A ValuePath is an implementation of the Path interface that is used to
represent a walk through a graph within the context of remoting. It is
particularly important to ensure a compact (though obviously lossless)
on-wire representation of a Path as a naive implementation may contain
duplicate information thereby increasing the number of bytes required
to be transmitted.
The representation used by Neo4jPack and expected by the ValuePath
constructor here consists of three parts: a unique set of nodes within
the path, a similar unique set of unbound relationships (i.e. without
start and end information) and a list of path sequence information that
refers to the entities themselves. In PackStream structural representation,
this is as follows:
Structure Path 'P' {
List<Node> nodes
List<UnboundRelationship> relationships
List<Integer> sequence
}
Structure UnboundRelationship 'r' {
Identity identity
String type
Map<String,Object> properties
}
Within the Path structure, several caveats apply.
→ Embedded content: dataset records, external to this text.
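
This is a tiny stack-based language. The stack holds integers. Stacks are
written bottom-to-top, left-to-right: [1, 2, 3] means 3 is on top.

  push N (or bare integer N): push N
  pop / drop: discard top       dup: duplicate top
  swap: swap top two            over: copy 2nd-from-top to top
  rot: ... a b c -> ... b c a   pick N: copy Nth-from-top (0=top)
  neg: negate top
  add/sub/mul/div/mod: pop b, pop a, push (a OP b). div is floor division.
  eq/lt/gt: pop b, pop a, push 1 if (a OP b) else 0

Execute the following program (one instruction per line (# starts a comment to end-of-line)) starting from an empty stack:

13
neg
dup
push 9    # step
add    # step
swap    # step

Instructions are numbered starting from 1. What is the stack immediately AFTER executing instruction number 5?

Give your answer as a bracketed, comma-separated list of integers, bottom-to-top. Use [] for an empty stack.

Step 1 ('13'): [13]
Step 2 ('neg'): [-13]
Step 3 ('dup'): [-13, -13]
Step 4 ('push 9'): [-13, -13, 9]
Step 5 ('add'): [-13, -4]

Answer: [-13, -4]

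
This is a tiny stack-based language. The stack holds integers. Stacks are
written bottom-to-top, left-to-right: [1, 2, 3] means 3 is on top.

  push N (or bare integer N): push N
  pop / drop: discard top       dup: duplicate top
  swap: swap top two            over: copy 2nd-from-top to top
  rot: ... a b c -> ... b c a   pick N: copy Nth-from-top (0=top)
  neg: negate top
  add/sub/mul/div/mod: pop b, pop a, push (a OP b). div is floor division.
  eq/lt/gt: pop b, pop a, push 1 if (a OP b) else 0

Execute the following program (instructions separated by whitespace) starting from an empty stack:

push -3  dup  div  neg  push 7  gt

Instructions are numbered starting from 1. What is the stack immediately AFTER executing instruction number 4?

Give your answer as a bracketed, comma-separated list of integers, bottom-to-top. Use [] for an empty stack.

Step 1 ('push -3'): [-3]
Step 2 ('dup'): [-3, -3]
Step 3 ('div'): [1]
Step 4 ('neg'): [-1]

Answer: [-1]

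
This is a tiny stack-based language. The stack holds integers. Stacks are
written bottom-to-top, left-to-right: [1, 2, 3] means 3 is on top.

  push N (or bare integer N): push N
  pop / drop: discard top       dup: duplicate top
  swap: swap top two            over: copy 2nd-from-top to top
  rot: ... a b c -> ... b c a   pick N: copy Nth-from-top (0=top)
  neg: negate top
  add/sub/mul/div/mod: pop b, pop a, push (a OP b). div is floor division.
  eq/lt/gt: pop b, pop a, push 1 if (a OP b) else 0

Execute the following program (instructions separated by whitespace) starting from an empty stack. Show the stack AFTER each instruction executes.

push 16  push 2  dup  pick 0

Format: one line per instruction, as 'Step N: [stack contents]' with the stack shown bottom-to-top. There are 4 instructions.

Step 1: [16]
Step 2: [16, 2]
Step 3: [16, 2, 2]
Step 4: [16, 2, 2, 2]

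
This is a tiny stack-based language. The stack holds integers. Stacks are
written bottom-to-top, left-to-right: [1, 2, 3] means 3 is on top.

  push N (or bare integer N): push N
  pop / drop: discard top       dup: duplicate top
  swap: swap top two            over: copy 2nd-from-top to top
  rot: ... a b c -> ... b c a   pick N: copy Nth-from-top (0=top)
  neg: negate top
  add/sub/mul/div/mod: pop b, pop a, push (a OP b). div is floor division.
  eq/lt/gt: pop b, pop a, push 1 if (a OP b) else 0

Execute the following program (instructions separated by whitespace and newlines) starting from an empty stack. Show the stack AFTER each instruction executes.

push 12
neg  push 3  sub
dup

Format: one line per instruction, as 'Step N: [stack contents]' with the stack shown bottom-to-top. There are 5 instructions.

Step 1: [12]
Step 2: [-12]
Step 3: [-12, 3]
Step 4: [-15]
Step 5: [-15, -15]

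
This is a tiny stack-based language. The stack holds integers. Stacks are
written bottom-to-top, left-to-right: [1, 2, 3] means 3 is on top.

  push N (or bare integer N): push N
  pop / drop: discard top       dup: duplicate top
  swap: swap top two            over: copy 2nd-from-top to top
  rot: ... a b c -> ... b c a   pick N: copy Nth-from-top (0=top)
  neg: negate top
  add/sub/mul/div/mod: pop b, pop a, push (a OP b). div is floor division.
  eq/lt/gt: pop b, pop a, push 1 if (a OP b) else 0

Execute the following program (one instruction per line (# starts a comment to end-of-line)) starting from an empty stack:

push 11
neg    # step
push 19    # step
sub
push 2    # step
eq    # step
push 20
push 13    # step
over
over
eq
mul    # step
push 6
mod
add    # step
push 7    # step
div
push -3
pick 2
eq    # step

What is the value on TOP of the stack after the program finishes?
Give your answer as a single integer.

After 'push 11': [11]
After 'neg': [-11]
After 'push 19': [-11, 19]
After 'sub': [-30]
After 'push 2': [-30, 2]
After 'eq': [0]
After 'push 20': [0, 20]
After 'push 13': [0, 20, 13]
After 'over': [0, 20, 13, 20]
After 'over': [0, 20, 13, 20, 13]
After 'eq': [0, 20, 13, 0]
After 'mul': [0, 20, 0]
After 'push 6': [0, 20, 0, 6]
After 'mod': [0, 20, 0]
After 'add': [0, 20]
After 'push 7': [0, 20, 7]
After 'div': [0, 2]
After 'push -3': [0, 2, -3]
After 'pick 2': [0, 2, -3, 0]
After 'eq': [0, 2, 0]

Answer: 0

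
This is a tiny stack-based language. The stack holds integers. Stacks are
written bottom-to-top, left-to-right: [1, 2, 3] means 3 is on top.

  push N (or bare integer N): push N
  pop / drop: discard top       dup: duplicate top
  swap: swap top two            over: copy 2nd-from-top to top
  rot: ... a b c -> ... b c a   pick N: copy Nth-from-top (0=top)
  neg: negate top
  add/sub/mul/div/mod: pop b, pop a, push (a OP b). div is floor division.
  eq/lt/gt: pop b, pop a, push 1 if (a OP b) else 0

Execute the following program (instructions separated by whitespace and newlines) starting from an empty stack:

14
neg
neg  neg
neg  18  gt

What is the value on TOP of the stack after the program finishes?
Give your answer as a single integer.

After 'push 14': [14]
After 'neg': [-14]
After 'neg': [14]
After 'neg': [-14]
After 'neg': [14]
After 'push 18': [14, 18]
After 'gt': [0]

Answer: 0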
Firstly, while the nodes
may generally be listed in any order, a valid Path must contain at least
one node and the first such node must correspond to the path's start node.
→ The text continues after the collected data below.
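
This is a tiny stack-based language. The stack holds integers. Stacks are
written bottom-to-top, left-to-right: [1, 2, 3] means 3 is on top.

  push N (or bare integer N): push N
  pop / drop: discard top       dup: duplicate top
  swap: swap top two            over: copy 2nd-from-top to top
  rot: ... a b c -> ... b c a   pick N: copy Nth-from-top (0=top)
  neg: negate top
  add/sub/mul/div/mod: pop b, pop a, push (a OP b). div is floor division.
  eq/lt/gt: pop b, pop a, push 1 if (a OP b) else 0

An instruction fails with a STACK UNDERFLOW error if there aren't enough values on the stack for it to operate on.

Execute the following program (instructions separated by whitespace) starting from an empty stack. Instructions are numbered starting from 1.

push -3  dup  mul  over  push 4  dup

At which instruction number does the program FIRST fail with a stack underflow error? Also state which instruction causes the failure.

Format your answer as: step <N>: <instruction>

Answer: step 4: over

Derivation:
Step 1 ('push -3'): stack = [-3], depth = 1
Step 2 ('dup'): stack = [-3, -3], depth = 2
Step 3 ('mul'): stack = [9], depth = 1
Step 4 ('over'): needs 2 value(s) but depth is 1 — STACK UNDERFLOW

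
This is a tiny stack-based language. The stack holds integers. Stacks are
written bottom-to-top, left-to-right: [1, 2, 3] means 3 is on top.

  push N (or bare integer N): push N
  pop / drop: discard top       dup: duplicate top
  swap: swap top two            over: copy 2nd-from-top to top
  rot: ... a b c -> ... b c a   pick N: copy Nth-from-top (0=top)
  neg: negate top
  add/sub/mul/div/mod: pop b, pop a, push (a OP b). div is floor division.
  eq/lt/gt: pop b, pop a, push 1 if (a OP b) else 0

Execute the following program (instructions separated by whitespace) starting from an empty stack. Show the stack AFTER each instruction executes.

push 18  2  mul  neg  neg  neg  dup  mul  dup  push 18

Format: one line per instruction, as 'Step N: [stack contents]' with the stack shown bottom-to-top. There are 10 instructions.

Step 1: [18]
Step 2: [18, 2]
Step 3: [36]
Step 4: [-36]
Step 5: [36]
Step 6: [-36]
Step 7: [-36, -36]
Step 8: [1296]
Step 9: [1296, 1296]
Step 10: [1296, 1296, 18]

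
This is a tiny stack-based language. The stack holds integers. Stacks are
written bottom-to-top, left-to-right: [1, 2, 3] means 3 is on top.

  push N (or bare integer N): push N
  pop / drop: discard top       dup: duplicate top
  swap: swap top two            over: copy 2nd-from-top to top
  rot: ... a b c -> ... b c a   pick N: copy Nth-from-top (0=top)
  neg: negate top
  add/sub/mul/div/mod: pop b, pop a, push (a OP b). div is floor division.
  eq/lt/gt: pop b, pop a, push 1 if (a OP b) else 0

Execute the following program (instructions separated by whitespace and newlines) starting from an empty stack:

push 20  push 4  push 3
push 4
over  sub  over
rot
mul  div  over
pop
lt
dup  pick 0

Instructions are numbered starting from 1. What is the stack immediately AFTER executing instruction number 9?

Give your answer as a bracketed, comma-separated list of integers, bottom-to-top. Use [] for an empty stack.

Answer: [20, 4, 1, 9]

Derivation:
Step 1 ('push 20'): [20]
Step 2 ('push 4'): [20, 4]
Step 3 ('push 3'): [20, 4, 3]
Step 4 ('push 4'): [20, 4, 3, 4]
Step 5 ('over'): [20, 4, 3, 4, 3]
Step 6 ('sub'): [20, 4, 3, 1]
Step 7 ('over'): [20, 4, 3, 1, 3]
Step 8 ('rot'): [20, 4, 1, 3, 3]
Step 9 ('mul'): [20, 4, 1, 9]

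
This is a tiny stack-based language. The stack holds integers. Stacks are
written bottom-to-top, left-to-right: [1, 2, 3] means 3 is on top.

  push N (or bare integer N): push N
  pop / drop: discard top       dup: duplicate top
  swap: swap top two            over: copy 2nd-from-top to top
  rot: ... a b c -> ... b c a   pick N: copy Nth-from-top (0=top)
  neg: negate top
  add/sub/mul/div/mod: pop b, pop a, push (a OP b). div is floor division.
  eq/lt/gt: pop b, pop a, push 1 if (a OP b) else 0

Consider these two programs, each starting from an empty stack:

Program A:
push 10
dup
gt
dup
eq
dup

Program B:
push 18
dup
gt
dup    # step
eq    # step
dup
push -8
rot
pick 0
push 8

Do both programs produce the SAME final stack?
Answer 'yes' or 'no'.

Answer: no

Derivation:
Program A trace:
  After 'push 10': [10]
  After 'dup': [10, 10]
  After 'gt': [0]
  After 'dup': [0, 0]
  After 'eq': [1]
  After 'dup': [1, 1]
Program A final stack: [1, 1]

Program B trace:
  After 'push 18': [18]
  After 'dup': [18, 18]
  After 'gt': [0]
  After 'dup': [0, 0]
  After 'eq': [1]
  After 'dup': [1, 1]
  After 'push -8': [1, 1, -8]
  After 'rot': [1, -8, 1]
  After 'pick 0': [1, -8, 1, 1]
  After 'push 8': [1, -8, 1, 1, 8]
Program B final stack: [1, -8, 1, 1, 8]
Same: no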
The relationship list however may be empty (for zero length paths) and
relationships may appear in any order with no restriction.
The sequence information contains alternating pointers to nodes and
relationships in the order in which they appear in the path. Each pointer
takes the form of an integer, which in the case of nodes simply references
the zero-based index of that node.
Relationship pointers are less straightforward, using a one-based indexing
system (i.e. relationship #1 refers to the item 0 from the relationship
list. Additionally, the sign of the index is relevant: a positive index
denotes that the relationship was traversed with its direction, a
negative index denotes that the relationship was traversed against its
direction. Note that relationship items do not contain endpoint information,
this is described by this sequential context.
Finally, the first sequence value will always be 0 by definition. Therefore,
this value is never actually transmitted and is instead reconstituted by the
receiving agent.
Take as an example, the following path:
(a)-->(b)<--(a)-->(c)-->(d)
Here, the nodes would be uniquely listed as [(a), (b), (c), (d)] and the
relationships as [(a:b), (a:c), (c:d)]. Applying zero-based and one-based
indexing to these lists respectively, we get:
0 1 2 3 1 2 3
[(a), (b), (c), (d)] [(a:b), (a:c), (c:d)]
Applying these indexes to the original path then gives us:
(a)-->(b)<--(a)-->(c)-->(d)
Node ID : 0 1 0 2 3
Rel ID : 1 1 2 3
And negating relationships that are traversed backwards, we get:
(a)-->(b)<--(a)-->(c)-->(d)
Node ID : 0 1 0 2 3
Rel ID : +1 -1 +2 +3
Finally, we can drop the leading 0 from the Path structure and combine the
sequence information with the other path data. This results in an overall
Path representation as below:
Structure Path 'P' {
nodes = [(a), (b), (c), (d)]
relationships = [(a:b), (a:c), (c:d)]
sequence = [+1, 1, -1, 0, +2, 2, +3, 3]
}
Therefore, for the original path containing five nodes and four relationships,
we end up transmitting only four nodes, three unbound relationships and eight
bytes of sequence data (small integers require only a single byte in PackStream).